La situación durante la pandemia por el vencimiento de los CUD implicó que muchos dejaran de percibir sus pensiones. Irrazonable.
Nadie avisó a las familias de que se había instaurado un sistema nuevo, que hoy tiene reclamos innumerables.
El objetivo del Código Civil es verificar la autonomía que alcanzaron las personas con discapacidad y es razonable que ese control sea periódico, porque hay situaciones que pueden evolucionar, otras involucionar o aquellas extremas que no reconocen posibilidad de progreso y autonomía, para adoptar las medidas que correspondan.
Precisamente, los familiares de personas que no tienen posibilidades de adquirir algún grado de autonomía piden que la duración del certificado se extienda o sea permanente. Los trámites son lentos, los juzgados están colapsados por lo que dejó la pandemia y el sistema procedimental nuevo, y se quita tiempo esencial a la familia o a la persona con discapacidad. Y el Estado no dispuso fondos para agilizar el proceso.
Los avances tecnológicos demandan información clara del Estado, que no aparece.
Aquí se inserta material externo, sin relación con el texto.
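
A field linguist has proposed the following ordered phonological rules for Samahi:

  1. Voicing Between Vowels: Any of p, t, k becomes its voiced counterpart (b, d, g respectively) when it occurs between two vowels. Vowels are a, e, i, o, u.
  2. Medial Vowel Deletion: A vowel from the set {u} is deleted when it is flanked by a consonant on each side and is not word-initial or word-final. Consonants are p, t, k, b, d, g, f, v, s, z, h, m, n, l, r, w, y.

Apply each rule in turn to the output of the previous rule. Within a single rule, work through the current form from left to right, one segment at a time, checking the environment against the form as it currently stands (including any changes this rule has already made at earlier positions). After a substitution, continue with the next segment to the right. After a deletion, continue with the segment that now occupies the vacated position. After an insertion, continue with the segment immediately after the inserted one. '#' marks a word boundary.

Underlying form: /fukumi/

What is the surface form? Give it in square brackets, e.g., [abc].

1 Voicing Between Vowels: [fukumi] → [fugumi]
2 Medial Vowel Deletion: [fugumi] → [fgmi]

[fgmi]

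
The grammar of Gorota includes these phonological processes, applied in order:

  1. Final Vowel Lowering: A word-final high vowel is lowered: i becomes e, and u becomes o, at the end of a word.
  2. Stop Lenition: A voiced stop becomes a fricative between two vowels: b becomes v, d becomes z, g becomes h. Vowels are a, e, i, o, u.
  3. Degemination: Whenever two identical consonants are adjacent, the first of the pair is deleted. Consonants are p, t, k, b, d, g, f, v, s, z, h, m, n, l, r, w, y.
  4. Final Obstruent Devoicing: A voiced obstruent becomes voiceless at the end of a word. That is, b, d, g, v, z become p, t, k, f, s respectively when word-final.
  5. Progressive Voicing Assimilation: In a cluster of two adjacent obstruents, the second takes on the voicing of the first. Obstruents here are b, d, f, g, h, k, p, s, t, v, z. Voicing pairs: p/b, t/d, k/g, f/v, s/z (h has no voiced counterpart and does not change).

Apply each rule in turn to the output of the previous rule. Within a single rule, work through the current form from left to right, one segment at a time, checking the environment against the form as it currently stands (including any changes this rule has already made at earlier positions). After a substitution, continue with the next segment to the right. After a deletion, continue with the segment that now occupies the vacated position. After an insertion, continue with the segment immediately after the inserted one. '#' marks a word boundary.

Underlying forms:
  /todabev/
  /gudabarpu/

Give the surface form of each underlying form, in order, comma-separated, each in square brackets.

[tozavef], [guzavarpo]

/todabev/:
  1 Final Vowel Lowering: no change — [todabev]
  2 Stop Lenition: [todabev] → [tozavev]
  3 Degemination: no change — [tozavev]
  4 Final Obstruent Devoicing: [tozavev] → [tozavef]
  5 Progressive Voicing Assimilation: no change — [tozavef]
/gudabarpu/:
  1 Final Vowel Lowering: [gudabarpu] → [gudabarpo]
  2 Stop Lenition: [gudabarpo] → [guzavarpo]
  3 Degemination: no change — [guzavarpo]
  4 Final Obstruent Devoicing: no change — [guzavarpo]
  5 Progressive Voicing Assimilation: no change — [guzavarpo]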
Y esto se agrava en las pequeñas comunidades. No resulta demasiado complicado tomar las medidas para que cada persona acceda a la renovación de su CUD con un trámite sencillo. No hay voluntad, y damos las pruebas: en la Legislatura de Córdoba, duerme un sueño injusto un proyecto para instaurar la defensoría de las personas con discapacidad, en el que todos los grupos estaban de acuerdo. Hoy no aparece. La nafta que se dona con generosidad, los autos que se reparten sin criterio serían herramientas para posibilitar que las personas con discapacidad accedan a tratamientos, escolaridad, esparcimiento. No pasa.
La ley 10.728 de Capacitación en temas de Discapacidad, o de Inclusión, ha sido reglamentada, está vigente y en su mayor parte es operativa. Lo único que hace este decreto es burocratizar de modo sorprendente la tarea. La finalidad de la ley resulta irrespetada por la reglamentación generada en el Ministerio de Salud. Así se concreta el retroceso al paradigma: discapacidad es igual a enfermedad. La Subsecretaría de Discapacidad, autoridad de aplicación, ha sido llamada por la Legislatura a rendir cuentas de lo hecho. ¿Qué dijo?
El Poder Ejecutivo convoca a concursos para ocupar cargos en la administración pública, pero (siempre hay un pero cuando se trata de situaciones de discapacidad) parece que no quiere aplicar la ley 5.624, sancionada en 1973, que establece la obligatoriedad de convocar a las personas con discapacidad para que ingresen por concurso a la gestión del Estado.
Este llamado a “concurso” tiene un problema: para cargos que impliquen un ascenso, hay que ser empleado de la administración. Un acto discriminatorio, porque ¿cómo ascienden los empleados con discapacidad o como ingresan por concurso, si no los hay?
Tanto el Ejecutivo como el Legislativo no informan el número de empleados con discapacidad, sus cargos ni los ascensos.
Excluir del acceso al trabajo a las personas con discapacidad es un atentado a los derechos humanos. No debe permitirse.